The evolution of the number of founders accounting for different percent of populations (Fig 6). However, f_a/f_e (Table 6) deviation in genetically improving herd it is common since selective breeding is practiced and utmost care have been given to maintain the optimum level of inbreeding and diversity, thus even the ratio is quite low does not lead to bottle neck condition. Silva et al., (2016) reported higher (f_e= 473 and f_a= 471) in the Holstein breed in Brazil. The difference between f_a and f_e was due to unbalance utilize of ancestors and founders in the reference population. This condition occurs due to a disproportionate use of few breedable animals, especially superior sires (as regular practice in breeding programme).
 

 

      
Loss of genetic diversity occurred to a lesser extent in our population was 2.64. The results are in agreement with Santana et al., (2014) observed loss 2.3% in the Gir breed.
 
 
Effects of inbreeding on reproduction traits in Sahiwal cattle
 
Table 7 indicating significant influence of inbreeding of economically important traits, except first lactation dry period and pregnancy rate.
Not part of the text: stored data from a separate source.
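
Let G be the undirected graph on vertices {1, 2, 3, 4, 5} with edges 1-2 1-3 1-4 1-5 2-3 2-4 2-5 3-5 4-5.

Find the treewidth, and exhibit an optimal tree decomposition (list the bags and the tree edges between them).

The largest bag has 4 vertices, giving width 3; this decomposition certifies tw(G) ≤ 3. On the other hand G contains the 4-clique {1, 2, 3, 5}. A clique must lie in a single bag of any decomposition, so no decomposition can have width below 3. Therefore the treewidth is 3.

Treewidth 3.
One such decomposition:
Bags: B1 = {1, 2, 3, 5}  B2 = {1, 2, 4, 5}
Tree: B1–B2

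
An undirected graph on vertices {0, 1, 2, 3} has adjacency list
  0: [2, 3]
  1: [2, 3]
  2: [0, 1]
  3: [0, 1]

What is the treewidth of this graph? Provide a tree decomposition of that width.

Treewidth 2.
Bags: B1 = {1, 2, 3}  B2 = {0, 2, 3}
Tree: B1–B2

Each bag holds 3 vertices, so the decomposition has width 2, which upper-bounds the treewidth. Since 3–1–2–0–3 is a cycle in G, G is not acyclic. Forests are exactly the graphs of treewidth ≤ 1, so tw(G) ≥ 2. Therefore the treewidth is 2.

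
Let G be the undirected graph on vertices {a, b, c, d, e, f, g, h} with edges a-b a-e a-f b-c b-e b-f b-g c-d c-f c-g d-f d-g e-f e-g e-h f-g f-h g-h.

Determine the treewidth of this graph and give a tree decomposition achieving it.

Treewidth 3.
Bags: B1 = {b, c, f, g}  B2 = {b, e, f, g}  B3 = {e, f, g, h}  B4 = {a, b, e, f}  B5 = {c, d, f, g}
Tree: B1–B2, B2–B3, B2–B4, B1–B5

Each bag holds 4 vertices, so the decomposition has width 3, which upper-bounds the treewidth. For the lower bound, the 4 vertices {c, d, f, g} are pairwise adjacent, and any tree decomposition puts a clique entirely inside one bag — forcing width ≥ 3. The upper and lower bounds meet at 3, so that is the treewidth.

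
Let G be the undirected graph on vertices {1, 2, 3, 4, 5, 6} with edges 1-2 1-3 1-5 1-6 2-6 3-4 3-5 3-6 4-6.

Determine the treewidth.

2

A width-2 tree decomposition is:
Bags: B1 = {1, 3, 5}  B2 = {1, 3, 6}  B3 = {1, 2, 6}  B4 = {3, 4, 6}
Tree: B1–B2, B2–B3, B2–B4
The largest bag has 3 vertices, giving width 2; this decomposition certifies tw(G) ≤ 2. On the other hand G contains the 3-clique {1, 2, 6}. A clique must lie in a single bag of any decomposition, so no decomposition can have width below 2. Hence tw(G) = 2 exactly.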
The regression analysis of the fertility traits indicated positive effects of inbreeding that is undesirable, since our breeding goal is to have high yielders with high reproductive efficiency. In the present study, reduction in performance due to inbreeding was not very high in most of the traits since the level of inbreeding was quite low in Sahiwal population. Although, a few inbred animal had inbreeding of more than 12.5 percent, but majority of the population was not inbred. Every percent increase in inbreeding there was significant increase in AFC, SP and CI by 6.53, 0.52 and 2.51 days respectively.
 

This is the first-time study of population structure and genetic variability by pedigree analysis in Bos indicus of Indian origin. The study indicated that the current population is well balanced, low inbreeding and AR than the recommended level. Moreover, focus should also be given to improve population structure with emphasis to increase effective population size with shorter generation interval. In studied population founder effects were minimal and there was no indication of bottleneck effect. However, very few ancestors was explaining the genetic variation in the Sahiwal population, but not affecting the population structure. The effect of inbreeding on most of the traits is significant except for DP and pregnancy rate although, the difference between inbred and non-inbred animals was very small. Hence, it can be overcome by adopting proper breeding strategy in the herd and population should be managed with an affinity towards evasion of inbreeding in the offspring. This information assists to create reference population using genetic tools and a small step towards giant leap for genomic selection in indigenous cattle.